The perils of this approach come to the fore in Winchester's new volume. The Alice Behind Wonderland explores the relationship between Charles Dodgson (better known as Lewis Carroll) and Alice Liddell (the girl who inspired his famous tale) through the photos he took of her over many years. The setting is once more Victorian Oxford, but the material here is fragile and fraught: A nagging puzzle about Charles Dodgson is the extent to which he was, or wasn't, a pedophile.

And on this matter, Winchester is strangely evasive. He refers dismissively to "all the fuss and bother that surrounds the relationship between Charles Dodgson and Alice Liddell." He dwells instead, at length, on the history of amateur photography. Bubbly asides play up characters' charming quirks—we learn, for example, about the Liddell paterfamilias's "enduring fascination with matters of drainage"—but when it comes down to the uncomfortable bits, Winchester zooms ahead, inviting little from the reader but a double take: Dodgson's "utter fascination with all of these girls, his need to picture them with or without clothing, his need to make them happy, to amuse them …" What?
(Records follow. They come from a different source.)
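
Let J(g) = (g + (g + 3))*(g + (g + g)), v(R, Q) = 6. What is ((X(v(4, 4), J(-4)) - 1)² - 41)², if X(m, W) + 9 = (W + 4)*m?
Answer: 19553827225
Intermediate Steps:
J(g) = 3*g*(3 + 2*g) (J(g) = (g + (3 + g))*(g + 2*g) = (3 + 2*g)*(3*g) = 3*g*(3 + 2*g))
X(m, W) = -9 + m*(4 + W) (X(m, W) = -9 + (W + 4)*m = -9 + (4 + W)*m = -9 + m*(4 + W))
((X(v(4, 4), J(-4)) - 1)² - 41)² = (((-9 + 4*6 + (3*(-4)*(3 + 2*(-4)))*6) - 1)² - 41)² = (((-9 + 24 + (3*(-4)*(3 - 8))*6) - 1)² - 41)² = (((-9 + 24 + (3*(-4)*(-5))*6) - 1)² - 41)² = (((-9 + 24 + 60*6) - 1)² - 41)² = (((-9 + 24 + 360) - 1)² - 41)² = ((375 - 1)² - 41)² = (374² - 41)² = (139876 - 41)² = 139835² = 19553827225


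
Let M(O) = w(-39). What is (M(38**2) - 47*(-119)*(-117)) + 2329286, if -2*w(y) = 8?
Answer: 1674901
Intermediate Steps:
w(y) = -4 (w(y) = -1/2*8 = -4)
M(O) = -4
(M(38**2) - 47*(-119)*(-117)) + 2329286 = (-4 - 47*(-119)*(-117)) + 2329286 = (-4 + 5593*(-117)) + 2329286 = (-4 - 654381) + 2329286 = -654385 + 2329286 = 1674901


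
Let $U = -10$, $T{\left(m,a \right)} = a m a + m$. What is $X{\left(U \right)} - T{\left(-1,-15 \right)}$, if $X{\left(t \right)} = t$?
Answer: $216$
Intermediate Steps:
$T{\left(m,a \right)} = m + m a^{2}$ ($T{\left(m,a \right)} = m a^{2} + m = m + m a^{2}$)
$X{\left(U \right)} - T{\left(-1,-15 \right)} = -10 - - (1 + \left(-15\right)^{2}) = -10 - - (1 + 225) = -10 - \left(-1\right) 226 = -10 - -226 = -10 + 226 = 216$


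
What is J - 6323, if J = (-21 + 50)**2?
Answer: -5482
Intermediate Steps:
J = 841 (J = 29**2 = 841)
J - 6323 = 841 - 6323 = -5482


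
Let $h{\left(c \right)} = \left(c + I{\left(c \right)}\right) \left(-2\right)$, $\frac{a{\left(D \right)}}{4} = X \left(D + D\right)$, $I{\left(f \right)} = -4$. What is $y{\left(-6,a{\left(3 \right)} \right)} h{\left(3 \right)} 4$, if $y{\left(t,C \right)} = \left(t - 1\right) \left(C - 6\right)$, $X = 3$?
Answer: $-3696$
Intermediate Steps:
$a{\left(D \right)} = 24 D$ ($a{\left(D \right)} = 4 \cdot 3 \left(D + D\right) = 4 \cdot 3 \cdot 2 D = 4 \cdot 6 D = 24 D$)
$y{\left(t,C \right)} = \left(-1 + t\right) \left(-6 + C\right)$
$h{\left(c \right)} = 8 - 2 c$ ($h{\left(c \right)} = \left(c - 4\right) \left(-2\right) = \left(-4 + c\right) \left(-2\right) = 8 - 2 c$)
$y{\left(-6,a{\left(3 \right)} \right)} h{\left(3 \right)} 4 = \left(6 - 24 \cdot 3 - -36 + 24 \cdot 3 \left(-6\right)\right) \left(8 - 6\right) 4 = \left(6 - 72 + 36 + 72 \left(-6\right)\right) \left(8 - 6\right) 4 = \left(6 - 72 + 36 - 432\right) 2 \cdot 4 = \left(-462\right) 2 \cdot 4 = \left(-924\right) 4 = -3696$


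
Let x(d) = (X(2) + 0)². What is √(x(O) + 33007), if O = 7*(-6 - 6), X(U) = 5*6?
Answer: √33907 ≈ 184.14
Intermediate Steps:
X(U) = 30
O = -84 (O = 7*(-12) = -84)
x(d) = 900 (x(d) = (30 + 0)² = 30² = 900)
√(x(O) + 33007) = √(900 + 33007) = √33907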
He is unsqueamish about raising the sex issue for suspense but finally declares, briskly, that Dodgson's "interest in the Liddell girls during their prepubescent years was unremarkable, in every sense of the word." In a text whose cheery vagueness comes near hagiography (we're told that Dodgson, "a young man of exceptional talent and ability," graduated from Oxford with a First Class in mathematics but did "rather less well" in classics—an unexceptional performance that gets no further elaboration), this dismissal raises uncomfortable questions of its own.
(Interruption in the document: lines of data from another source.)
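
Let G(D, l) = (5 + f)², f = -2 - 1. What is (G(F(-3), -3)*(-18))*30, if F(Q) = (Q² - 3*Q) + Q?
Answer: -2160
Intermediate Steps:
f = -3
F(Q) = Q² - 2*Q
G(D, l) = 4 (G(D, l) = (5 - 3)² = 2² = 4)
(G(F(-3), -3)*(-18))*30 = (4*(-18))*30 = -72*30 = -2160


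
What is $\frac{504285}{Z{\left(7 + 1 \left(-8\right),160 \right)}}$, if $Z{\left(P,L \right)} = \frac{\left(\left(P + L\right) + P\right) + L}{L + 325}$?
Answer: $\frac{81526075}{106} \approx 7.6911 \cdot 10^{5}$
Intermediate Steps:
$Z{\left(P,L \right)} = \frac{2 L + 2 P}{325 + L}$ ($Z{\left(P,L \right)} = \frac{\left(\left(L + P\right) + P\right) + L}{325 + L} = \frac{\left(L + 2 P\right) + L}{325 + L} = \frac{2 L + 2 P}{325 + L}$)
$\frac{504285}{Z{\left(7 + 1 \left(-8\right),160 \right)}} = \frac{504285}{2 \frac{1}{325 + 160} \left(160 + \left(7 + 1 \left(-8\right)\right)\right)} = \frac{504285}{2 \cdot \frac{1}{485} \left(160 + \left(7 - 8\right)\right)} = \frac{504285}{2 \cdot \frac{1}{485} \left(160 - 1\right)} = \frac{504285}{2 \cdot \frac{1}{485} \cdot 159} = \frac{504285}{\frac{318}{485}} = 504285 \cdot \frac{485}{318} = \frac{81526075}{106}$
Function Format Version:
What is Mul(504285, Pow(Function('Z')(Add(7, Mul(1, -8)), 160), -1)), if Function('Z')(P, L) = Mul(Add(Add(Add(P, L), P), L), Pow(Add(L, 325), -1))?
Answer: Rational(81526075, 106) ≈ 7.6911e+5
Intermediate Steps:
Function('Z')(P, L) = Mul(Pow(Add(325, L), -1), Add(Mul(2, L), Mul(2, P))) (Function('Z')(P, L) = Mul(Add(Add(Add(L, P), P), L), Pow(Add(325, L), -1)) = Mul(Add(Add(L, Mul(2, P)), L), Pow(Add(325, L), -1)) = Mul(Add(Mul(2, L), Mul(2, P)), Pow(Add(325, L), -1)) = Mul(Pow(Add(325, L), -1), Add(Mul(2, L), Mul(2, P))))
Mul(504285, Pow(Function('Z')(Add(7, Mul(1, -8)), 160), -1)) = Mul(504285, Pow(Mul(2, Pow(Add(325, 160), -1), Add(160, Add(7, Mul(1, -8)))), -1)) = Mul(504285, Pow(Mul(2, Pow(485, -1), Add(160, Add(7, -8))), -1)) = Mul(504285, Pow(Mul(2, Rational(1, 485), Add(160, -1)), -1)) = Mul(504285, Pow(Mul(2, Rational(1, 485), 159), -1)) = Mul(504285, Pow(Rational(318, 485), -1)) = Mul(504285, Rational(485, 318)) = Rational(81526075, 106)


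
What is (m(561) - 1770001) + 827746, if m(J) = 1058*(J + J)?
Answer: 244821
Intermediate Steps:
m(J) = 2116*J (m(J) = 1058*(2*J) = 2116*J)
(m(561) - 1770001) + 827746 = (2116*561 - 1770001) + 827746 = (1187076 - 1770001) + 827746 = -582925 + 827746 = 244821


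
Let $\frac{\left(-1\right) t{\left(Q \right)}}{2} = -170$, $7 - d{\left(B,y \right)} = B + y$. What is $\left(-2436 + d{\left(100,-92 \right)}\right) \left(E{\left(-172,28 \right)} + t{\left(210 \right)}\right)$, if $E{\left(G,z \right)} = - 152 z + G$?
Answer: $9962456$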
"Volumes have been written about the friendship between Charles Dodgson and the Liddell household," Winchester informs us near the end of The Alice Behind Wonderland. His "Suggestions for Further Reading," which comprises a total of five books, names two. Although you'd barely know it from Winchester's quick summaries, Carroll scholarship has grown fascinatingly divided in the past two decades: On one hand are those who believe there was something shady going on, and, on the other, those who demonstrate, carefully, how Dodgson's conduct might fit with Victorians' ideation of childhood. Both sides make for provocative and illuminating reading. The problem with the author Winchester has become lately isn't his terrifying speed, scholarly looseness, or sometimes-overdone style. It's his commitment to the cause of historical tourism over frank appraisal, pat narrative over uncomfortable paradox. A good book ought to bring its readers down the rabbit hole, into the heart of something strange and wonderful and complex. Winchester, these days, simply offers us escape.